Socar&Turcas: İhracat hedefinin hiçbir anlamı yok
Socar&Turcas Üst Yöneticisi CEO'su Yavuz, 1 trilyon dolarlık ithalata karşı 500 milyar dolarlık ihracat hedefinin anlamsız olduğunu söyledi
İZMİR - Socar&Turcas Üst Yöneticisi (CEO) Kenan Yavuz, Türkiye'nin 2023 için 500 milyar dolarlık ihracat hedefi ortaya koyduğunu hatırlatarak, "Bu çok iyi. Ancak 500 milyar dolarlık ihracat yapmak için 1 trilyon dolarlık ithalat yapacaksanız hiçbir anlamı yok" dedi.
İzmir Genç İş Adamları Derneğinden (İGİD) yapılan yazılı açıklamaya göre, derneğin "Vizyon Toplantıları"na konuk olan Yavuz, 2010 yılı enerji senaryolarına ilişkin görüşlerini açıkladı.
Yavuz, giderleri sürekli artan ihracatçının değerli TL ile gelirlerinin düştüğünü, bu koşullarda ihracatçının ayakta kalmasının çok zor olduğunu, bu nedenle değerli TL uygulamasından vazgeçilmesini, ucuz enerji ve iş gücü kaynaklarına ulaşılması gerektiğini anlattı.
"Artan enerji ve girdi maliyetleriyle ihracatçının daralan dış pazarlarda iş yapması giderek zorlaştı. Bu durumla ihracatçı adeta pastırmaya dönüştü" diyen Yavuz, Türkiye'nin zaman yitirmeden enerji kaynaklarını çeşitlendirmesi ve nükleer enerji kullanması gerektiğini söyledi.

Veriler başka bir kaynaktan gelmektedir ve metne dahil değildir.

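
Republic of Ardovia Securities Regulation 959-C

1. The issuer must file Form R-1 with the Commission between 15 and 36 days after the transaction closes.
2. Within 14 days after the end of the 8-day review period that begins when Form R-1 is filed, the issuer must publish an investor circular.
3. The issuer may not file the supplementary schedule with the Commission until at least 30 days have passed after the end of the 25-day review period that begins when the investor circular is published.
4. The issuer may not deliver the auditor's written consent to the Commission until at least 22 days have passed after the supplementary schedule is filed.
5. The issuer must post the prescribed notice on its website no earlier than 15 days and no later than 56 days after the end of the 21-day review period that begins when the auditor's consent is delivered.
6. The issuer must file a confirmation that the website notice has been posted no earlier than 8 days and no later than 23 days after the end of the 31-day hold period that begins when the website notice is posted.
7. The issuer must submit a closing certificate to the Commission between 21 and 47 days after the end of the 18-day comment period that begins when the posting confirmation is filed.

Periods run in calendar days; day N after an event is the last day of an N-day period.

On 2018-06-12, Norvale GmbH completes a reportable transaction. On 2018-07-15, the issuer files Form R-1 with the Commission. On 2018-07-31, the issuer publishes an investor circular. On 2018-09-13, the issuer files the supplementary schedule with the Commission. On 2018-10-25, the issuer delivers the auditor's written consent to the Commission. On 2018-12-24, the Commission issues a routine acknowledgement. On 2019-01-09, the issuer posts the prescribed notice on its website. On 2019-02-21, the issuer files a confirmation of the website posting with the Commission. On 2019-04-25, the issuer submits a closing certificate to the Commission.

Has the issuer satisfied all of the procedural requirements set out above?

No

Step 1 — 15 and 36 days from 2018-06-12 (when the transaction closes) are 2018-06-27 and 2018-07-18 respectively; done 2018-07-15, which is between those dates.
Step 2 — counting 14 days from 2018-07-23 (end of the 8-day review period, which began when Form R-1 is filed on 2018-07-15) gives a deadline of 2018-08-06; done 2018-07-31 — timely.
Step 3 — must wait 30 days from 2018-08-25 (end of the 25-day review period, which began when the investor circular is published on 2018-07-31), so not before 2018-09-24; 2018-09-13 is 11 days before the earliest permitted date.
Later steps need not be reached.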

"Nükleer enerjisi olmayan tek ülkeyiz"
Türk ekonomisinin bilgi ve patente dayalı sektörlerde değil, emek yoğun sektörlerde etkin olduğunu ifade eden Yavuz, Türkiye'nin ucuz ürettiği sürece dünyaya mal satabileceğini, bunun da ancak ucuz enerji ve iş gücüne ulaşma ile mümkün olabileceğini dile getirdi.
Kenan Yavuz, şöyle konuştu:
"Rekabet gücümüz için ucuz enerji yaşamsal öneme sahip. ABD'de doğal gaz 150 dolar Türkiye'de 350 dolar. ABD'li rakip 150 dolarlık girdiyle üretim yaparken biz 350 dolarlık girdiyle üretim yaparsak rekabet gücümüz zayıflar. Rekabet için koşullar eşit olmalı. Türkiye 2023 için 500 milyar dolarlık ihracat hedefi ortaya koydu. Bu çok iyi. Ancak 500 milyar dolarlık ihracat yapacak üretim için ne kadar enerjiye ihtiyacımız var? Bunu da düşünmeliyiz. 500 milyar dolarlık ihracat yapmak için 1 trilyon dolarlık ithalat yapacaksanız hiçbir anlamı yok. Ne kadar ihracat yaptığımız önemli, ama cebimizde ne kadar para kaldığı daha önemli. Dünyada 17. büyük ekonomiyiz, ancak bu sıralama içinde nükleer enerjisi olmayan tek ülkeyiz."
Yenilebilir enerji kaynaklarının hızla devreye alınması gerektiğini, ancak bu enerji türlerinin de tek başına Türkiye'nin ihtiyacını karşılamasının mümkün olmadığını anlatan Yavuz, nükleer, hidroelektrik ve termik santrallara karşı çıkanların "ilkeli" davranması gerektiğini söyledi.
Yavuz, "Hem bu enerji türlerini istemeyeceksin, hem de onlarla çalışan ve hayatımızın her alanına giren ürünleri kullanmayı sürdüreceksin. İlkeli davranış bu olamaz. Bu düşüncenin savunucusu olanlar evde buzdolaplarının fişini çekmeli, televizyonları klimaları kapatmalı" diye konuştu.
İGİD Başkanı Mehmet Timuroğlu da yüksek enerji maliyetleriyle üretim yapan Türk iş adamlarının rekabette zorlandığını belirterek, enerjiye yatırım yapmak isteyen girişimcilerin devlet tarafından cesaretlendirilmesi gereğini dile getirdi.
Enerjinin uluslararası ilişkilere yön verdiği bir konjonktürde Türkiye'nin elinde "umut veren" enerji senaryoları olması gerektiğini vurgulayan Timuroğlu, yüksek enerji maliyetleri ile üretim yapan Türk işletmelerinin dış pazarda rekabette güçlükler yaşadığını anlattı.